- Born: February 21, 1744 Kolding, Denmark
- Died: September 26, 1811 (aged 67) Fredensborg, Asminderød sg, Denmark
- Education: Royal Danish Academy of Fine Arts
- Known for: Embroidery

= Cathrine Marie Møller =

Danish artist (1744–1811)

Cathrine Marie Møller (1744–1811) was a Danish embroidery artist, credited with introducing a method of creating light and shadow within embroidery to Denmark. In 1790, she became the second woman inducted into the Royal Danish Academy of Fine Arts.

==Early life==

Møller was born to Hans Christian Møller and Maren Bølling.

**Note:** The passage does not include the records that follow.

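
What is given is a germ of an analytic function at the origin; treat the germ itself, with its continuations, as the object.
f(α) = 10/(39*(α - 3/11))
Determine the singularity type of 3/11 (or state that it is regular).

The denominator factor α - 3/11 vanishes at 3/11 and appears to the power 1; the numerator there equals 10/39, nonzero, and no other factor vanishes.
Hence a pole whose order is the multiplicity, 1.

The point is a pole of order 1.


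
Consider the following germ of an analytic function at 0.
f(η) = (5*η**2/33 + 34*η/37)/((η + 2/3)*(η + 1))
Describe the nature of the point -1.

The point is a pole of order 1.

The denominator factor η + 1 vanishes at -1 and appears to the power 1; the numerator there equals -937/1221, nonzero, and no other factor vanishes.
Hence a pole whose order is the multiplicity, 1.


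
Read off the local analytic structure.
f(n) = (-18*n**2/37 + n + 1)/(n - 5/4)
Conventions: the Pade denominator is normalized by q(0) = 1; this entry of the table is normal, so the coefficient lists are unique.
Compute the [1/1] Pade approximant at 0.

The Pade approximant has numerator coefficients [-4/5, -188/185]; denominator coefficients [1, -98/185].

Taylor coefficients needed (expand at 0): a_0 = -4/5, a_1 = -36/25, a_2 = -3528/4625.
Write the denominator as Q(n) = 1 + q1*n. Requiring Q*f - P = O(n^3) with deg P <= 1 kills the coefficients of n^2..n^2 in Q*f:
  n^2: a_2 + q1*a_1 = 0, i.e. -3528/4625 + (-36/25)*q1 = 0.
Solving this linear system: q1 = -98/185.
The numerator is Q*f truncated at degree 1: P0 = a_0 = -4/5; P1 = a_1 + q1*a_0 = -188/185.


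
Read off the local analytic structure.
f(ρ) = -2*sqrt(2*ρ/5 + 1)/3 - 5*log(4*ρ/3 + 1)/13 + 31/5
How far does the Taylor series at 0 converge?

The radius of convergence is 3/4.

Branch term (-5/13)*log(1 - ρ/(-3/4)): its argument vanishes at ρ = -3/4, a logarithmic branch point, modulus 3/4.
Branch term (-2/3)*sqrt(1 - ρ/(-5/2)): its argument vanishes at ρ = -5/2, a square-root branch point, modulus 5/2.
The radius of convergence is the smallest modulus among the singular points: 3/4.


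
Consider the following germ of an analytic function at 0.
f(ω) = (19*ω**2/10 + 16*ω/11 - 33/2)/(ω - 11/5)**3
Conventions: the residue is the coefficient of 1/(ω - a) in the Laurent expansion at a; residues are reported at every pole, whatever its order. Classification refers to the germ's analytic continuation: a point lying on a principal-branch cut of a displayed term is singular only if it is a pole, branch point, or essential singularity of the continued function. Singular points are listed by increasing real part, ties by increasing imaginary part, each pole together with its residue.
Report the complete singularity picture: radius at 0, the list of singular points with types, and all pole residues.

Radius of convergence at 0: 11/5.
At 11/5: a pole of order 3; residue 19/10.

Denominator factor (ω - 11/5)^3: pole of order 3 at 11/5, modulus 11/5.
The radius of convergence is the smallest modulus among the singular points: 11/5.
At the order-3 pole 11/5 set g(ω) = (ω - (11/5))^3*f(ω) = 19*ω**2/10 + 16*ω/11 - 33/2.
Order-3 pole: residue = g''(a)/2; g''(11/5) = 19/5, so the residue is 19/10.


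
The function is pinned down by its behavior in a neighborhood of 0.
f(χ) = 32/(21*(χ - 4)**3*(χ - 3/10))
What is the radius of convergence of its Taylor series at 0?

Denominator factor (χ - 3/10): pole of order 1 at 3/10, modulus 3/10.
Denominator factor (χ - 4)^3: pole of order 3 at 4, modulus 4.
The radius of convergence is the smallest modulus among the singular points: 3/10.

The radius of convergence is 3/10.


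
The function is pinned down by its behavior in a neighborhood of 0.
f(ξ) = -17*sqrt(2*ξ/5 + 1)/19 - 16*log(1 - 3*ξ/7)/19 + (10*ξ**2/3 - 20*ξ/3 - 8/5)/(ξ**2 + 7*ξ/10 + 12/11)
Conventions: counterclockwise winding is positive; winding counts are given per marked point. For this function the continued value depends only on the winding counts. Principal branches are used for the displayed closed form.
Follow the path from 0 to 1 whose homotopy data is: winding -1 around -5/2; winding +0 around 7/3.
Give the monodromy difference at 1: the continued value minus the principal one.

The rational part is single-valued and drops out of the difference; each branch term changes only by its own monodromy.
(-17/19)*sqrt(1 - ξ/(-5/2)): winding -1 is odd, the square root flips sign, contributing -2*(-17/19)*sqrt(1 - (1)/(-5/2)) = -2*(-17/19)*sqrt(7/5) = (34/95)*sqrt(35).
(-16/19)*log(1 - ξ/(7/3)): winding 0 around 7/3, so this term returns to its principal value, contribution 0.
Summing the contributions at ξ = 1 gives (34/95)*sqrt(35).

Continued minus principal equals (34/95)*sqrt(35).


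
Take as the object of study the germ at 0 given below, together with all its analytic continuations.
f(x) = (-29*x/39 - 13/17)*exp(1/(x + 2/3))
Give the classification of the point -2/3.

The exponent 1/(x - (-2/3)) has a pole at -2/3, so exp(1/(x - (-2/3))) takes every nonzero value near it: an essential singularity (not a pole of any order).

The point is an essential singularity.


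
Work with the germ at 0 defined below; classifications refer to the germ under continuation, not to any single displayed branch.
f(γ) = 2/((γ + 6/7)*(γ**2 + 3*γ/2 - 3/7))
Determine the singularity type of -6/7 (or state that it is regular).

The denominator factor γ + 6/7 vanishes at -6/7 and appears to the power 1; the numerator there equals 2, nonzero, and no other factor vanishes.
Hence a pole whose order is the multiplicity, 1.

The point is a pole of order 1.


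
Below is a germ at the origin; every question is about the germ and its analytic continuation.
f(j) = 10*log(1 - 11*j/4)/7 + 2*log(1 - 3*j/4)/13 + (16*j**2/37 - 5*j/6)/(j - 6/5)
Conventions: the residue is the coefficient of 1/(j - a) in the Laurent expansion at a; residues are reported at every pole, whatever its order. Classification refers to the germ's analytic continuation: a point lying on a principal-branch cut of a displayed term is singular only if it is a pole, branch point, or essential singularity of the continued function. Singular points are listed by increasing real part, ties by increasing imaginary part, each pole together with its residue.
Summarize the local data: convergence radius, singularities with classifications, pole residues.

Denominator factor (j - 6/5): pole of order 1 at 6/5, modulus 6/5.
Branch term (10/7)*log(1 - j/(4/11)): its argument vanishes at j = 4/11, a logarithmic branch point, modulus 4/11.
Branch term (2/13)*log(1 - j/(4/3)): its argument vanishes at j = 4/3, a logarithmic branch point, modulus 4/3.
The radius of convergence is the smallest modulus among the singular points: 4/11.
The branch terms are analytic at 6/5 and contribute nothing to the residue; only the rational part matters.
At the order-1 pole 6/5 set g(j) = (j - (6/5))*(rational part) = 16*j**2/37 - 5*j/6.
Simple pole: residue = g(a) at a = 6/5, which is -349/925.
List the singular points by increasing real part (a conjugate pair: the negative imaginary part first).

Radius of convergence at 0: 4/11.
At 4/11: a logarithmic branch point.
At 6/5: a pole of order 1; residue -349/925.
At 4/3: a logarithmic branch point.


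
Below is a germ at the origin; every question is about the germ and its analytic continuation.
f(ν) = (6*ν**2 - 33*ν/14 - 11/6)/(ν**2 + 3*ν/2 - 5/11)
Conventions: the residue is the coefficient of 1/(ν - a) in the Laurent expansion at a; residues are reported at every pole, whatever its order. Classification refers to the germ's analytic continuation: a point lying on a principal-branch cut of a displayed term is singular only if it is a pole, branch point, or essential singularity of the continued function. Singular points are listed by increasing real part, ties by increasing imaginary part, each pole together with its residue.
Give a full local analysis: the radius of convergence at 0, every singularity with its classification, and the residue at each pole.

Denominator factor (ν**2 + 3*ν/2 - 5/11): discriminant 179/44, real irrational roots -3/4 + (1/44)*sqrt(1969) and -3/4 - (1/44)*sqrt(1969); poles of order 1, moduli -3/4 + (1/44)*sqrt(1969) and 3/4 + (1/44)*sqrt(1969).
The radius of convergence is the smallest modulus among the singular points: -3/4 + (1/44)*sqrt(1969).
The factor ν**2 + 3*ν/2 - 5/11 splits as (ν - a)(ν - a') with a = -3/4 - (1/44)*sqrt(1969), a' = -3/4 + (1/44)*sqrt(1969). At the order-1 pole a set g(ν) = (ν - a)*f(ν) = [6*ν**2 - 33*ν/14 - 11/6] / (ν - a').
Simple pole: residue = g(a) at a = -3/4 - (1/44)*sqrt(1969), which is -159/28 - (17393/165396)*sqrt(1969).
The factor ν**2 + 3*ν/2 - 5/11 splits as (ν - a)(ν - a') with a = -3/4 + (1/44)*sqrt(1969), a' = -3/4 - (1/44)*sqrt(1969). At the order-1 pole a set g(ν) = (ν - a)*f(ν) = [6*ν**2 - 33*ν/14 - 11/6] / (ν - a').
Simple pole: residue = g(a) at a = -3/4 + (1/44)*sqrt(1969), which is -159/28 + (17393/165396)*sqrt(1969).
List the singular points by increasing real part (a conjugate pair: the negative imaginary part first).

Radius of convergence at 0: -3/4 + (1/44)*sqrt(1969).
At -3/4 - (1/44)*sqrt(1969): a pole of order 1; residue -159/28 - (17393/165396)*sqrt(1969).
At -3/4 + (1/44)*sqrt(1969): a pole of order 1; residue -159/28 + (17393/165396)*sqrt(1969).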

At the age of seven she became the ward of her maternal uncle, who had her educated in textile works. After her confirmation, she supported herself as a lady's companion and made embroidery work for money. She also learned to draw to make her needle work easier.

==Embroidery==

In 1780, Møller became a part of the household of F.A. Müller, who had a large collection of engravings, which reportedly inspired her in her innovation within the art of embroidery. By using black and grey, she created light and shadow within the embroidery images. While this technique had been known in Europe from the late 18th-century, it was not known in Denmark until she introduced it.

In 1789, the director of the Danish Academy, Johannes Wiedewelt, showed her work to the academy without her knowledge. In 1790, she was inducted as the second female member of the academy after Magdalene Bärens.

In 1794, she participated in the exhibition at Charlottenborg.